Crónica de Opinião – Lopes Guerreiro – 15/09/2026
Marco Abundância 15/09/2026
A crónica de opinião de Lopes Guerreiro.
Os padrões ético-políticos luisianos
Luís Montenegro quando tomou posse, pela primeira vez, como primeiro-ministro tinha uma empresa prestadora de serviços, que manteve durante algum tempo, já em pleno exercício de funções no governo.
A situação de conflito de interesses manteve-se até ter sido tornada pública e depois de alguma polémica e de algumas peripécias, que mostraram logo como são flexíveis e bastante largos os padrões ético-políticos quando a si ou aos seus se aplicam.
Luís Montenegro fez tudo, utilizando todos os os álibis e resistindo a todas as pressões, para atrasar os esclarecimentos sobre a sua situação. E, mesmo assim e depois de todas as artimanhas usadas, não esclareceu tudo, permanecendo muitas dúvidas sobre sobre a situação, embora tenha ficado claro o conflito de interesses.
Não satisfeito com a desvalorização do evidente conflito de interesses que manteve, entre as suas atividades empresariais e as funções de primeiro-ministro, também fez tudo para desvalorizar irregularidades e ilegalidades, justificando-as, nalguns casos, com desconhecimento de ter de cumprir normativos regulamentares e legais.

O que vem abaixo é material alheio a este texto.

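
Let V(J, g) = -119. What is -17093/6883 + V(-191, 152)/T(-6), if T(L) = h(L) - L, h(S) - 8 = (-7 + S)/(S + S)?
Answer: -12922757/1245823 ≈ -10.373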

Isto depois de afirmar que a opção de alguns clientes pela sua empresa se dever apenas à sua competência profissional. Então porque não usou essa sua competência para tratar, em tempo oportuno, dos seus assuntos pessoais e evitar tamanha trapalhada, que é mais do que isso, porque as avenças lhe rendiam bons proveitos?
É claro que para quem faz do derrube do regime democrático o eixo principal da sua intervenção político-partidária, usando a corrupção e o conflito de interesses, quando praticados pelos outros, como exemplo principal de como o regime está podre, esta situação veio mesmo a calhar, depois de ter obtido uma boa votação eleitoral.
E, por isso, não foi de estranhar que André Ventura e o Chega cavalgassem a onda da denúncia das irregularidades e ilegalidades e falta de ética do primeiro-ministro e a exigência de esclarecimentos e consequências para a sua reprovável conduta, que culminou na apresentação de uma moção de censura ao governo, com as consequências conhecidas.
Luís Montenegro, evidenciando mais uma vez os seus padrões ético-políticos, tratou logo de considerar que os eleitores o tinham absolvido, ao darem mais umas décimas de percentagem de votos à AD do que ao PS e ao Chega, como se as questões éticas e legais fossem sanadas pelo tribunal popular.
E, assim, André Ventura e o Chega acalmaram a onda de contestação política às políticas do governo, funcionando como seguro de vida de Luís Montenegro.
Agora, quando a onda de contestação ao governo crescia, face ao ao incumprimento de promessas e compromissos, ao agravamento das condições na Saúde, à enorme trapalhada na avaliação informática dos exames, à falta de habitação e aos elevados custos da que existe, ao agravamento do custo de vida, resultante do aumento dos combustíveis, e às reivindicações dos trabalhadores e outros setores, lá apareceram André Ventura e o Chega a voltar a segurar Luís Montenegro e o seu governo.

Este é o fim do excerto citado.